Selon le Wall Street Journal, Microsoft va investir 70 millions de dollars dans Cyanogen, la société qui édite la version alternative d'Android la plus populaire. La firme de Redmond ne serait toutefois qu'un actionnaire minoritaire puisque le prochain tour de table valoriserait la start-up à plusieurs centaines de millions de dollars.

Le OnePlus One, qui embarque par défaut CyanogenMod. Crédit Maurizio Pesce CC BY.

« Nous allons arracher Android à Google », a récemment déclaré Kirt McMaster, le patron de Cyanogen. La société emploie 80 personnes et peut surtout compter sur plusieurs milliers de bénévoles qui développent une version d'Android expurgée d'une partie des services de Google.

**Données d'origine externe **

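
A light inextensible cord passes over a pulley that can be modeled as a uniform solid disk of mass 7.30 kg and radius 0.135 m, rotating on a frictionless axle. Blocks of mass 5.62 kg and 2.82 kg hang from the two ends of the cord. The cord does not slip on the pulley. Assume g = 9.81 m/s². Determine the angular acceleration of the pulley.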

Selon McMaster, CyanogenMod, qui se base sur AOSP (la partie libre d'Android), compte plus de 50 millions d'utilisateurs — Android en a plus d'un milliard. La plupart ont installé cette ROM alternative à la place du système de Google sur leur smartphone existant, mais des terminaux embarquant par défaut CyanogenMod commencent à sortir. La start-up annoncera bientôt de nouveaux partenariats avec des constructeurs, d'après le Wall Street Journal.

Cette fuite intervient alors que Microsoft a lancé aujourd'hui Office en version finale sur Android. La firme tire par ailleurs des revenus substantiels de royalties payées par les fabricants Android pour exploiter ses brevets, ce que n'apprécie guère Google.